The ancient Sumerian and Akkadian and Hindu sources – and others around the world – provide staggering detail of a Great Forgotten Deluge and an extremely difficult challenge, for some an inconvenient truth. For if the Biblical flood – seen through a solid and accepted scientific hypothesis – was a real event, what of the statements about the few people who may have somehow managed to live through it?
It certainly appears that religion has once again outsmarted science using science as its tool, a lesson many rigid secularists will fail to pause and ponder. Meanwhile, serious investigators soldier on – such as those of the daring expedition team from Noah's Ark Ministries International. Even if they turn out to be wrong, we do know they did more than sit at home on their computers and guess.












Comments
An interesting perspective on the reported sighting of the remains of an ark. Although the evidence is far from conclusive, your observations as to simple naysaying on the part of purported "Freethikers" to refute the legend are poignant.

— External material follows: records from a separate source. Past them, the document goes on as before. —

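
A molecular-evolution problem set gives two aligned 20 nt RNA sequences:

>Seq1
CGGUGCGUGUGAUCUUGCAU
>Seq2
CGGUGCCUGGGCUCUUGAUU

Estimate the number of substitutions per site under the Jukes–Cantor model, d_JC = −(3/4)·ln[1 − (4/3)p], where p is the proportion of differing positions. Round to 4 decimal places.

0.3041

Mismatches occur at site 7 (G/C), site 10 (U/G), site 12 (A/C), site 18 (C/A), site 19 (A/U).
p = 5/20 = 0.250000.
d = −0.75 · ln(1 − (4/3)·0.250000) = −0.75 · ln(0.666667) = −0.75 · (-0.405465) = 0.3041.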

There are indeed myriad legends which suggest a great deluge. To ignore all of them or brush them aside with sweeping generalizations does nothing to address the fact and does no service to the school of Freethought.
As usual, you have injected reason into an otherwise unreasonable debate.
You should write more frequently! You've got a serious talent for it.
As with several of you other articles, you are grossly misrepresenting the position of the majority of non-believers. I have never heard anyone say they don't believe that a great flood could ever have taken place...they just doubt that one man, deemed righteous in the eyes of God, was chosen to save man and animal-kind by building an ark for every species to board and live on until the waters receded.
The sheer logistics of a project like that make the story overwhelming improbable. The flood is not the issue, it's the building of a giant boat by one man to house every living thing on earth until that I can't quite bring myself to take seriously.